All of these new memory technologies do have some drawbacks compared to today's robust memory technologies: no speed can be as fast as SRAM and DRAM. Moreover, in the next few years, no one can compete with NAND flash in terms of cost, mainly because of the size of the economy.

In embedded applications, we typically use NOR flash to store code and data, but embedded NOR flashes can't keep up with advanced processes that continue to shrink cell sizes, and these new technologies offer ways to go beyond embedded NOR extension limits. For applications that cannot use NOR flash and must use an alternative technology, the new technology is usually chosen based on the cost of adding to the chip. These applications will therefore tend to use techniques that provide the smallest cell size and the least increase in wafer processing costs.


Ⅴ Conclusion

Due to process limitations and power consumption considerations, the memory industry has entered an era in which alternative technologies must be evaluated and developed. For decades, researchers have been studying several new types of storage technologies that are competing for competition and hope to become a new memory technology that can replace embedded NOR flash and even DRAM.

This article highlights some of the new memory technologies and explores the limitations they face in scaling to state-of-the-art process nodes and maintaining compelling performance at affordable manufacturing costs. Memory companies and semiconductor foundries are working closely together to develop and extend embedded memory to mass production. With standard CMOS materials and simple manufacturing processes and tools, the chances of success in a highly competitive market will be greatest.

While this article provides some reasons why some technologies are more successful than others, the ultimate strategic synergy between adopters and memory IP providers and manufacturing partners will determine which technologies will become non-volatile memory. New choice.

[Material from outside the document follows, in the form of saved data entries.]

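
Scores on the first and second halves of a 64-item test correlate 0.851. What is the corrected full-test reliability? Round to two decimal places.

The full test is twice the length of either half (n = 2).
r_full = 2r_hh / (1 + r_hh) = 2 × 0.851 / (1 + 0.851)
       = 1.7020 / 1.8510 = 0.9195

0.92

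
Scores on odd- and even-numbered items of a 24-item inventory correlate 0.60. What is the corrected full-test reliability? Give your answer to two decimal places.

0.75

Apply the Spearman-Brown correction with n = 2:
r_full = 2(0.60) / (1 + 0.60)
r_full = 1.2000 / 1.6000 ≈ 0.7500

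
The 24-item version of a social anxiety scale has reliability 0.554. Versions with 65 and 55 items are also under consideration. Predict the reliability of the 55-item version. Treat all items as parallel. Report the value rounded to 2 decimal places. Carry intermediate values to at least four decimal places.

0.74

The 65-item form is not needed; work directly from the 24-item form with n = 55/24 = 2.2917.
r_{55} = n·r / (1 + (n − 1)·r) = 1.2696 / 1.7156 ≈ 0.7400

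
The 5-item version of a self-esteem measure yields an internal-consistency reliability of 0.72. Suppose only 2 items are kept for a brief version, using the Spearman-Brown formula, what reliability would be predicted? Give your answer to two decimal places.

0.51

Length ratio n = 2/5 = 0.4
Apply the Spearman-Brown prophecy formula, r' = nr / [1 + (n − 1)r]:
r_new = (0.4 × 0.72) / (1 + (0.4 − 1) × 0.72)
r_new = 0.2880 / 0.5680 ≈ 0.5070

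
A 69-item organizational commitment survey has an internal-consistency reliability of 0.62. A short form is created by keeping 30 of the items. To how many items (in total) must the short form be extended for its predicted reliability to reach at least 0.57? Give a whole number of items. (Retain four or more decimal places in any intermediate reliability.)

57

Short-form reliability: n = 30/69 = 0.4348; r_30 = n·r/(1+(n−1)r) ≈ 0.4150
Length factor from the short form to reach 0.57: n' = 0.57(1 − 0.4150) / [0.4150(1 − 0.57)] ≈ 1.8686
Items = 1.8686 × 30 ≈ 56.06 → 57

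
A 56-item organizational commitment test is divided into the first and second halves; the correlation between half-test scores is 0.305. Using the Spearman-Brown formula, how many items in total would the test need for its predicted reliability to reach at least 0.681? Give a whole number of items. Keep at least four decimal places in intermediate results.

137

Corrected full-test reliability: r_full = 2 × 0.305 / (1 + 0.305) ≈ 0.4674
n = r_tgt(1 − r_full) / [r_full(1 − r_tgt)] = 0.681 × 0.5326 / (0.4674 × 0.319) ≈ 2.4326
Required items = 2.4326 × 56 = 136.23, so 137 items.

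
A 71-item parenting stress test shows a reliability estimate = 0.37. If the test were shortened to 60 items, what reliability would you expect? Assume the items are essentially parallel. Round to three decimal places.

0.332

The new length is 60/71 = 0.8451 times the old.
Spearman-Brown: r_new = n·r / (1 + (n − 1)·r)
r_new = (0.8451 × 0.37) / (1 + (0.8451 − 1) × 0.37)
     = 0.3127 / 0.9427 = 0.3317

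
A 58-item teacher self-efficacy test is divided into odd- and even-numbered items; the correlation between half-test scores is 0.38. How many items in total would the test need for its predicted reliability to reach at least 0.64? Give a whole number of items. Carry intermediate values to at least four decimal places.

85

Corrected full-test reliability: r_full = 2 × 0.38 / (1 + 0.38) ≈ 0.5507
n = r_tgt(1 − r_full) / [r_full(1 − r_tgt)] = 0.64 × 0.4493 / (0.5507 × 0.36) ≈ 1.4504
Required items = 1.4504 × 58 = 84.12, so 85 items.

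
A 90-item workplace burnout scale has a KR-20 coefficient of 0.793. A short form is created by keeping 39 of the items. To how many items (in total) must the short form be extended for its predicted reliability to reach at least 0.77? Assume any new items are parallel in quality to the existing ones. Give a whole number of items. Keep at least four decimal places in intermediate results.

Short-form reliability: n = 39/90 = 0.4333; r_39 = n·r/(1+(n−1)r) ≈ 0.6241
Then solve for n' with r_old = 0.6241, r_target = 0.77: n' = 0.77(1 − 0.6241)/[0.6241(1 − 0.77)] = 2.0164
Total items = 2.0164 × 39 = 78.64, rounded up to 79.

79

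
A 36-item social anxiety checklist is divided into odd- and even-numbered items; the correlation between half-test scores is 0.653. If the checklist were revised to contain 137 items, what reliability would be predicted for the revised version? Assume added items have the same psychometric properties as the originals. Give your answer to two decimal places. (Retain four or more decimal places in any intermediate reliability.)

0.93

First correct the split-half correlation to full-test reliability: r_full = 2 × 0.653 / (1 + 0.653) ≈ 0.7901
Length factor from 36 to 137 items: n = 137/36 = 3.8056
r_new = n·r_full / (1 + (n − 1)·r_full) = 3.0068 / 3.2167 ≈ 0.9347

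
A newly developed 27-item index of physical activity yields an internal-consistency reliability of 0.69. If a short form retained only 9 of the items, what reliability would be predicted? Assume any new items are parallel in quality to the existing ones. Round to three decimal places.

The new length is 9/27 = 0.3333 times the old.
r_new = 0.3333·0.69 / [1 + (0.3333 − 1)·0.69]
     = 0.2300 / 0.5400 = 0.4259

0.426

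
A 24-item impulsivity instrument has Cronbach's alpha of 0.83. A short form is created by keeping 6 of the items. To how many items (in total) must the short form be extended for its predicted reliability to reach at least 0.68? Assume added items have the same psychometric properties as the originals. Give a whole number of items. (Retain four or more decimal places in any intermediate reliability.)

Short-form reliability: n = 6/24 = 0.2500; r_6 = n·r/(1+(n−1)r) ≈ 0.5497
Length factor from the short form to reach 0.68: n' = 0.68(1 − 0.5497) / [0.5497(1 − 0.68)] ≈ 1.7407
Items = 1.7407 × 6 ≈ 10.44 → 11

11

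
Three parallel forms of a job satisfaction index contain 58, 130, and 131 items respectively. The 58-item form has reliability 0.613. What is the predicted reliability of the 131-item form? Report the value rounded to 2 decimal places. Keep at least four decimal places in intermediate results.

Only the ratio of lengths matters: n = 131/58 = 2.2586
r_{131} = n·r / (1 + (n − 1)·r) = 1.3845 / 1.7715 ≈ 0.7815

0.78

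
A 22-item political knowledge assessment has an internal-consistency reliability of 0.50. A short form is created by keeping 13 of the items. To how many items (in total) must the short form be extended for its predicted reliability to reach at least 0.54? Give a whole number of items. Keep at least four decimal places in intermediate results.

26

Short-form reliability: n = 13/22 = 0.5909; r_13 = n·r/(1+(n−1)r) ≈ 0.3714
Then solve for n' with r_old = 0.3714, r_target = 0.54: n' = 0.54(1 − 0.3714)/[0.3714(1 − 0.54)] = 1.9869
Items = 1.9869 × 13 ≈ 25.83 → 26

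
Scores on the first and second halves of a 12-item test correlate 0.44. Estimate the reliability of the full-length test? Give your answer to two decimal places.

0.61

The full test is twice the length of either half (n = 2).
r_full = 2(0.44) / (1 + 0.44)
       = 0.8800 / 1.4400 = 0.6111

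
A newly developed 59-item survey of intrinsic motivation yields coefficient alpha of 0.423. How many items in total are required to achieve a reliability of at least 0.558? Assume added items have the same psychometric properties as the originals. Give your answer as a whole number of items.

Spearman-Brown solved for the length factor n:
n = r_target (1 − r_old) / [ r_old (1 − r_target) ]
n = 0.558 × (1 − 0.423) / [ 0.423 × (1 − 0.558) ]
n = 0.321966 / 0.186966 ≈ 1.7221
Items needed = n × 59 = 1.7221 × 59 ≈ 101.60 → round up to 102

102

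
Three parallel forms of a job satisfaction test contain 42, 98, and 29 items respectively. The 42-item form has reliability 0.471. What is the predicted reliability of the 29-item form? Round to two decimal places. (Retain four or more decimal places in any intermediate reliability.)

Only the ratio of lengths matters: n = 29/42 = 0.6905
r_{29} = n·r / (1 + (n − 1)·r) = 0.3252 / 0.8542 ≈ 0.3807

0.38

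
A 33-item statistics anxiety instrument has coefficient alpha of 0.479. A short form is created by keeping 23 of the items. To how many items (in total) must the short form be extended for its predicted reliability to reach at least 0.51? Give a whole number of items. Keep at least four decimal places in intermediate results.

38

First, r for the 23-item form: n = 23/33 = 0.6970, so r_23 = 0.6970·0.479/(1 + (0.6970 − 1)·0.479) = 0.3905
Length factor from the short form to reach 0.51: n' = 0.51(1 − 0.3905) / [0.3905(1 − 0.51)] ≈ 1.6245
Total items = 1.6245 × 23 = 37.36, rounded up to 38.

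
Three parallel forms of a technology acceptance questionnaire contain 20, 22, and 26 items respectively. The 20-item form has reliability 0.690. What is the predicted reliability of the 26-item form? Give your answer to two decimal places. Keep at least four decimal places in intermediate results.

The 22-item form is not needed; work directly from the 20-item form with n = 26/20 = 1.3000.
r_{26} = n·r / (1 + (n − 1)·r) = 0.8970 / 1.2070 ≈ 0.7432

0.74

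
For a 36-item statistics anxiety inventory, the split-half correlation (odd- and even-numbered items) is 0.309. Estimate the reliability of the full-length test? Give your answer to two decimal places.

Apply the Spearman-Brown correction with n = 2:
r_full = 2r_hh / (1 + r_hh) = 2 × 0.309 / (1 + 0.309)
r_full = 0.6180 / 1.3090 ≈ 0.4721

0.47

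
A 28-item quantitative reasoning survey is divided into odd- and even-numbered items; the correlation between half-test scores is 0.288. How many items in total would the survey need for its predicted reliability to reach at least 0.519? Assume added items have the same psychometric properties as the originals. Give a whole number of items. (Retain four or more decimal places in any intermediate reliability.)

Corrected full-test reliability: r_full = 2 × 0.288 / (1 + 0.288) ≈ 0.4472
n = r_tgt(1 − r_full) / [r_full(1 − r_tgt)] = 0.519 × 0.5528 / (0.4472 × 0.481) ≈ 1.3338
Items = 1.3338 × 28 ≈ 37.35 → 38

38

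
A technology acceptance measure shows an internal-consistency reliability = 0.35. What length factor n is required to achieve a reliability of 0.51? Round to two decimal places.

1.93

n = [0.51 × 0.65] / [0.35 × 0.49]
n = 0.3315 / 0.1715 ≈ 1.9329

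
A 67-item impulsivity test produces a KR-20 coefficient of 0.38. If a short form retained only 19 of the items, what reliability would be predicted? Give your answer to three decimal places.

0.148

The new length is 19/67 = 0.2836 times the old.
Apply the Spearman-Brown prophecy formula, r' = nr / [1 + (n − 1)r]:
r_new = 0.2836·0.38 / [1 + (0.2836 − 1)·0.38]
     = 0.1078 / 0.7278 = 0.1481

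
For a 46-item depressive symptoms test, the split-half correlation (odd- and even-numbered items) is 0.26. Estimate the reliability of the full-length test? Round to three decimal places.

0.413

Each half is half the length of the full test, so the full test is n = 2 times a half.
r_full = 2r_hh / (1 + r_hh) = 2 × 0.26 / (1 + 0.26)
       = 0.5200 / 1.2600 = 0.4127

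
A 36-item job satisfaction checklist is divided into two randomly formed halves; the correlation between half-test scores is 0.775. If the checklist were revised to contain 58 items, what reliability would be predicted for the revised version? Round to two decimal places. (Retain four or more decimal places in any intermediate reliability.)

0.92

Full-test reliability from the split-half r: r_full = 2(0.775)/(1 + 0.775) = 0.8732
Length factor from 36 to 58 items: n = 58/36 = 1.6111
r_new = n·r_full / (1 + (n − 1)·r_full) = 1.4068 / 1.5336 ≈ 0.9173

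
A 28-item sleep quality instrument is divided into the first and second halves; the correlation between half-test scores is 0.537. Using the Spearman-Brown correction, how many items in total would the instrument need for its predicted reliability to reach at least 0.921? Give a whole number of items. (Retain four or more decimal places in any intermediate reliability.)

141

r_full = 2(0.537)/(1 + 0.537) = 0.6988
Solve Spearman-Brown for n: n = 0.921(1 − 0.6988) / [0.6988(1 − 0.921)] = 5.0250
Required items = 5.0250 × 28 = 140.70, so 141 items.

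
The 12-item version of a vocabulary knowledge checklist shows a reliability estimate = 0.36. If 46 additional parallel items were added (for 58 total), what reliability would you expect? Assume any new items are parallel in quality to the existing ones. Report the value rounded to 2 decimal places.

0.73

The new length is 58/12 = 4.8333 times the old.
Spearman-Brown: r_new = n·r / (1 + (n − 1)·r)
r_new = (4.8333 × 0.36) / (1 + (4.8333 − 1) × 0.36)
r_new = 1.7400 / 2.3800 ≈ 0.7311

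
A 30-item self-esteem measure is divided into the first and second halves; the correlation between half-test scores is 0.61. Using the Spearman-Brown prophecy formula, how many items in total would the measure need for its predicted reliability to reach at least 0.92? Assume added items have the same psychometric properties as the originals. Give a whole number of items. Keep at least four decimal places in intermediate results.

111

r_full = 2(0.61)/(1 + 0.61) = 0.7578
n = r_tgt(1 − r_full) / [r_full(1 − r_tgt)] = 0.92 × 0.2422 / (0.7578 × 0.08) ≈ 3.6755
Required items = 3.6755 × 30 = 110.27, so 111 items.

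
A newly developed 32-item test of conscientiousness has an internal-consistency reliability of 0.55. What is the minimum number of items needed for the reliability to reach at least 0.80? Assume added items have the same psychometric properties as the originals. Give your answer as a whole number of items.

105

Invert Spearman-Brown to solve for n:
n = r*(1 − r) / [ r (1 − r*) ]
n = 0.80 × (1 − 0.55) / [ 0.55 × (1 − 0.80) ]
n = 0.3600 / 0.1100 ≈ 3.2727
So the test needs 3.2727 × 32 ≈ 104.73 items; rounding up, 105.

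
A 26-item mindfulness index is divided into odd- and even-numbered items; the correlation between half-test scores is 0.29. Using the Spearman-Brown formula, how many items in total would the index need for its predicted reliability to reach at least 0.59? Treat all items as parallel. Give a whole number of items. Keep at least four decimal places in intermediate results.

r_full = 2(0.29)/(1 + 0.29) = 0.4496
n = r_tgt(1 − r_full) / [r_full(1 − r_tgt)] = 0.59 × 0.5504 / (0.4496 × 0.41) ≈ 1.7617
Required items = 1.7617 × 26 = 45.80, so 46 items.

46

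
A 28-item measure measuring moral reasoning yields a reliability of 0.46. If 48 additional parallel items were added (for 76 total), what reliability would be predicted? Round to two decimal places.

The new length is 76/28 = 2.7143 times the old.
Apply the Spearman-Brown prophecy formula, r' = nr / [1 + (n − 1)r]:
r_new = 2.7143·0.46 / [1 + (2.7143 − 1)·0.46]
     = 1.2486 / 1.7886 = 0.6981

0.70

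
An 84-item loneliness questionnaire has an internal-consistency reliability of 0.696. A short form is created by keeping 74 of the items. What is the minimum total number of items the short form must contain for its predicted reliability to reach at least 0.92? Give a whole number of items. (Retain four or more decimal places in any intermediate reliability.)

422

Short-form reliability: n = 74/84 = 0.8810; r_74 = n·r/(1+(n−1)r) ≈ 0.6685
Length factor from the short form to reach 0.92: n' = 0.92(1 − 0.6685) / [0.6685(1 − 0.92)] ≈ 5.7027
Total items = 5.7027 × 74 = 422.00, rounded up to 422.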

Frequently Asked Questions about Memory Technology

1. What does memory technology mean?
Computer memory is any physical device capable of storing information temporarily, like RAM (random access memory), or permanently, like ROM (read-only memory). Memory devices utilize integrated circuits and are used by operating systems, software, and hardware.


2. What are the various memory technologies?
A variety of different memory technologies are available - each one suited to different applications.. Names such as ROM, RAM, EPROM, EEPROM, Flash memory, DRAM, SRAM, SDRAM, as well as F-RAM and MRAM are available, and new types are being developed to enable improved performance.


3. What is the latest memory technology?
Flash is much faster at reading and writing data than a magnetic hard disk, but much slower than DRAM. That brings us to the newest emerging memory technology: phase-change memory (PCM) and its first commercial product, 3D XPoint.


4. What is main memory technology?
The main memory is the primary component for storing data within a computer and is composed almost entirely of DRAM technology. ... It can take between 100 and 200 cycles for a processor to access data from DRAM. Each bit cell of a DRAM chip consists of a single transistor and a capacitor.


5. What are the two alternative core memory devices for the future?
Recently, emerging memory technologies (such as STT- RAM, PCRAM, and ReRAM), are being explored as potential alternatives of existing memories in future computing systems.